Иван Николаевич и на этот раз залился своим инфернальным смехом: “Провокатор, провокатор!” – повторял он между спазмами хохота.
Мама говорила много лет спустя, что смех Азефа все еще раздается у нее в ушах. А няня, любившая всех, бывавших в нашем доме, сохранила навсегда неприязнь к “Ивану Николаевичу”.
Позже, когда мы жили в Медоне и Париже, мы дружили с его двумя сыновьями – Валей, на год старше меня и Наташи, и Леонидом, казавшимся нам уже почти взрослым. Оба были хорошими и умными мальчиками. Мама была приятельницей их матери – милой, скромной и трудолюбивой женщины, которая работала модисткой; у нее было свое небольшое ателье шляп. Когда разразилась драма разоблачения Азефа, его ничего не подозревавшая жена Любовь Григорьевна 2021была на грани самоубийства. Ее поддержали друзья и товарищи. Я помню, что мальчики продолжали бывать у нас до нашего отъезда в Италию. Позже я узнала, что старший сын Леонид покончил жизнь самоубийством. Младший, Валентин, стал ученым и посвятил свою жизнь борьбе с раком.

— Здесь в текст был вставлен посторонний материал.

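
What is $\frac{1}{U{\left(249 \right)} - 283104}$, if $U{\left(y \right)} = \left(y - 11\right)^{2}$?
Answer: $- \frac{1}{226460} \approx -4.4158 \cdot 10^{-6}$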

Я встретила его в 1952 году в Нью- Йорке, в день похорон Виктора Михайловича.
В Выборге я помню приезды Марка Андреевича Натансона 22– с седыми волосами и бородой, в пенсне. Его считали одним из лучших организаторов партии – в нем было что-то строгое и педантичное, пугавшее меня. Еще в доме бывал Степан Николаевич Слётов 23– брат первой жены В.М. Это были люди, всецело принадлежавшие к миру взрослых, и мы, дети, видели их только издали. Иван Иванович Яковлев 24, бывший офицер, организатор восстания в Одессе в 1905 году, напротив, любил детей. Очень ловкий, он смастерил для нас кукольный дом из твердого картона с открывающимися окнами и дверьми, как дядя Дроссельмейер в сказке Гофмана. Мама, хотя и занятая партийными съездами и приемом всех приезжавших в наш дом, много бывала с нами – она часто читала нам сказки Пушкина и “Руслана и Людмилу”. А В.М., относившийся к нам всегда с лаской и веселостью, приходил петь нам на ночь. У него был очень приятный баритон. Его любимые песни были: “Как по морю, морю синему плыла лебедь с лебедятами, малыми ребятами…” Коршун налетел на нее и “ушиб – убил лебедь белую”, а вода вокруг стала красной от ее крови. В детстве я не выносила “плохого конца” и плакала при этой песне, прячась в подушку. Еще Виктя пел на слова Майкова: “В няньки я тебе взяла ветер, солнце и орла. Улетел орел домой, солнце скрылось за горой, ветер после трех ночей мчится к матери своей…” Под это я мирно засыпала.